Pond becomes native sanctuary
Australian Capital Territory (ACT) Government’s Conservation Research team is providing a new habitat for birds and native fish with the ongoing transformation of Upper Stranger Pond.
Minister for the Environment, Mick Gentleman, said, “Following its draining and the removal of carp last year, Upper Stranger Pond is emerging as a wonderful waterway for people to enjoy as well as providing habitat for native animals.
“The ACT Government’s Conservation Research team is placing logs as ‘snags’ in five locations around the pond. Above water they will provide perches for birds that are safe from foxes and cats. Below water they will provide shelter and food for the thousands of new native fish fingerlings that were introduced to the pond in January.
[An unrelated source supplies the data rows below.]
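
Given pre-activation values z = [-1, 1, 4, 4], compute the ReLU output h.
h = [0, 1, 4, 4]

ReLU applied element-wise: max(0,-1)=0, max(0,1)=1, max(0,4)=4, max(0,4)=4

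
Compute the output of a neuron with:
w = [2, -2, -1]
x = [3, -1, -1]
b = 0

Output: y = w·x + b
y = 9

y = (2)(3) + (-2)(-1) + (-1)(-1) + 0 = 9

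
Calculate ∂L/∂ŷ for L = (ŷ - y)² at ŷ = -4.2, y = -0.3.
∂L/∂ŷ = -7.8

∂L/∂ŷ = 2(ŷ - y) = 2(-4.2 - -0.3) = 2(-3.9) = -7.8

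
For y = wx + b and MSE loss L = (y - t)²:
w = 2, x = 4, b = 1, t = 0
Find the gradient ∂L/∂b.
∂L/∂b = 18

y = wx + b = (2)(4) + 1 = 9
∂L/∂y = 2(y - t) = 2(9 - 0) = 18
∂y/∂b = 1
∂L/∂b = ∂L/∂y · ∂y/∂b = 18 × 1 = 18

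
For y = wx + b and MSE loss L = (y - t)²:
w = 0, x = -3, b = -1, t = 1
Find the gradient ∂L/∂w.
∂L/∂w = 12

y = wx + b = (0)(-3) + -1 = -1
∂L/∂y = 2(y - t) = 2(-1 - 1) = -4
∂y/∂w = x = -3
∂L/∂w = ∂L/∂y · ∂y/∂w = -4 × -3 = 12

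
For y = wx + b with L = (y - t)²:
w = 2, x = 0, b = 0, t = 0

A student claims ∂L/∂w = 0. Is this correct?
Correct

y = (2)(0) + 0 = 0
∂L/∂y = 2(y - t) = 2(0 - 0) = 0
∂y/∂w = x = 0
∂L/∂w = 0 × 0 = 0

Claimed value: 0
Correct: The correct gradient is 0.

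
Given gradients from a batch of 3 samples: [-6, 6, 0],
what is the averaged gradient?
Average gradient = 0

Average = (1/3)(-6 + 6 + 0) = 0/3 = 0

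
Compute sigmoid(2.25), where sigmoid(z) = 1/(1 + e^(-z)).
0.9047

sigmoid(2.25) = 1/(1 + e^(-2.25)) = 1/(1 + 0.1054) = 0.9047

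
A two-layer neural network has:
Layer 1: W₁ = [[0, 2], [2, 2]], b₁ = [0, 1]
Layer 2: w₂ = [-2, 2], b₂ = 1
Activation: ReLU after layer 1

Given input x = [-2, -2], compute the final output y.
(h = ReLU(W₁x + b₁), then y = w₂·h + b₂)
y = 1

Layer 1 pre-activation: z₁ = [-4, -7]
After ReLU: h = [0, 0]
Layer 2 output: y = -2×0 + 2×0 + 1 = 1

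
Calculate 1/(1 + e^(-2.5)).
0.9241

sigmoid(2.5) = 1/(1 + e^(-2.5)) = 1/(1 + 0.08208) = 0.9241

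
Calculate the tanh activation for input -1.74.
-0.9402

tanh(-1.74) = (e^(-1.74) - e^(1.74))/(e^(-1.74) + e^(1.74)) = -0.9402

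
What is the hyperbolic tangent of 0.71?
0.6107

tanh(0.71) = (e^(0.71) - e^(-0.71))/(e^(0.71) + e^(-0.71)) = 0.6107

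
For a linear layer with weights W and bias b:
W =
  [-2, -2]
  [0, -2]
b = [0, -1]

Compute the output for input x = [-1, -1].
y = [4, 1]

Wx = [-2×-1 + -2×-1, 0×-1 + -2×-1]
   = [4, 2]
y = Wx + b = [4 + 0, 2 + -1] = [4, 1]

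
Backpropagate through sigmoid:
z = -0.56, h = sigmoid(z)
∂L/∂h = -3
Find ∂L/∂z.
∂L/∂z = -0.6941

σ(-0.56) = 0.3635
σ'(-0.56) = σ(-0.56)(1 - σ(-0.56)) = 0.3635 × 0.6365 = 0.2314
∂L/∂z = ∂L/∂h · σ'(z) = -3 × 0.2314 = -0.6941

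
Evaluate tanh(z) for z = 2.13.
0.9721

tanh(2.13) = (e^(2.13) - e^(-2.13))/(e^(2.13) + e^(-2.13)) = 0.9721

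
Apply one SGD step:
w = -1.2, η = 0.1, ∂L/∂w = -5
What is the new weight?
w_new = -0.7

w_new = w - η·∂L/∂w = -1.2 - 0.1×(-5) = -1.2 - (-0.5) = -0.7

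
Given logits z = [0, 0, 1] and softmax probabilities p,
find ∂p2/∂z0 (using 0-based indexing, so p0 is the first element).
∂p2/∂z0 = -0.1221

p = softmax(z) = [0.2119, 0.2119, 0.5761]
p2 = 0.5761, p0 = 0.2119

∂p2/∂z0 = -p2 × p0 = -0.5761 × 0.2119 = -0.1221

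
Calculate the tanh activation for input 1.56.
0.9154

tanh(1.56) = (e^(1.56) - e^(-1.56))/(e^(1.56) + e^(-1.56)) = 0.9154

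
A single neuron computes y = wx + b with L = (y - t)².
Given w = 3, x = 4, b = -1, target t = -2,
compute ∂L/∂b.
∂L/∂b = 26

y = wx + b = (3)(4) + -1 = 11
∂L/∂y = 2(y - t) = 2(11 - -2) = 26
∂y/∂b = 1
∂L/∂b = ∂L/∂y · ∂y/∂b = 26 × 1 = 26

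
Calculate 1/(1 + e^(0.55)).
0.3659

sigmoid(-0.55) = 1/(1 + e^(0.55)) = 1/(1 + 1.733) = 0.3659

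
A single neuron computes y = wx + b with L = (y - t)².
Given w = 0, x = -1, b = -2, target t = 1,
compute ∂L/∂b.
∂L/∂b = -6

y = wx + b = (0)(-1) + -2 = -2
∂L/∂y = 2(y - t) = 2(-2 - 1) = -6
∂y/∂b = 1
∂L/∂b = ∂L/∂y · ∂y/∂b = -6 × 1 = -6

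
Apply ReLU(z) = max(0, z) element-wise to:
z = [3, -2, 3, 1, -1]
h = [3, 0, 3, 1, 0]

ReLU applied element-wise: max(0,3)=3, max(0,-2)=0, max(0,3)=3, max(0,1)=1, max(0,-1)=0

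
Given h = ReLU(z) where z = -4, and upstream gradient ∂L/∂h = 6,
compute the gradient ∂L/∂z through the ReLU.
∂L/∂z = 0

h = ReLU(-4) = 0
Since z < 0: ∂h/∂z = 0
∂L/∂z = ∂L/∂h · ∂h/∂z = 6 × 0 = 0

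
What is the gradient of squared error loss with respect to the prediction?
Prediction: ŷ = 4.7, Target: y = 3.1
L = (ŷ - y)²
∂L/∂ŷ = 3.2

∂L/∂ŷ = 2(ŷ - y) = 2(4.7 - 3.1) = 2(1.6) = 3.2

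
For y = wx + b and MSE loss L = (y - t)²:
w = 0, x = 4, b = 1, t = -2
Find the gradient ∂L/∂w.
∂L/∂w = 24

y = wx + b = (0)(4) + 1 = 1
∂L/∂y = 2(y - t) = 2(1 - -2) = 6
∂y/∂w = x = 4
∂L/∂w = ∂L/∂y · ∂y/∂w = 6 × 4 = 24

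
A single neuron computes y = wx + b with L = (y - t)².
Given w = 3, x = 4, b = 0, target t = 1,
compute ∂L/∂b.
∂L/∂b = 22

y = wx + b = (3)(4) + 0 = 12
∂L/∂y = 2(y - t) = 2(12 - 1) = 22
∂y/∂b = 1
∂L/∂b = ∂L/∂y · ∂y/∂b = 22 × 1 = 22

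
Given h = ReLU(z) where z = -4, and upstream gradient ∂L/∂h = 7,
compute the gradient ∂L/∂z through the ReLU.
∂L/∂z = 0

h = ReLU(-4) = 0
Since z < 0: ∂h/∂z = 0
∂L/∂z = ∂L/∂h · ∂h/∂z = 7 × 0 = 0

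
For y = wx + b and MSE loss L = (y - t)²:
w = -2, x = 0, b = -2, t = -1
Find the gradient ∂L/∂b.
∂L/∂b = -2

y = wx + b = (-2)(0) + -2 = -2
∂L/∂y = 2(y - t) = 2(-2 - -1) = -2
∂y/∂b = 1
∂L/∂b = ∂L/∂y · ∂y/∂b = -2 × 1 = -2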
“The snags will help us mimic natural conditions that promote native ecology and help maintain good water quality. We fully expect Upper Stranger to be a functioning, healthy small aquatic ecosystem within a few years.”
The new native fish have a fighting chance at survival since the removal of 2.6 tonnes of feral carp from the pool.
“The area will be further improved by the new rain garden being constructed in parkland beside Upper Stranger Pond. The rain garden will be the biggest in the Southern Hemisphere. In a rain event, it will treat about 1800 litres of stormwater per second before it enters Lake Tuggeranong, reducing the level of nutrients and pollutants entering the lake.”
The rain garden is one of 19 water quality infrastructure projects planned for the ACT and Queanbeyan as part of ACT Healthy Waterways and one of six in the Tuggeranong catchment. Two water quality research projects are also underway.
ACT Healthy Waterways is a joint initiative of the ACT and Australian Governments to improve the quality of water entering our lakes and waterways and flowing downstream into the Murrumbidgee River system as part of the Murray-Darling Basin Plan.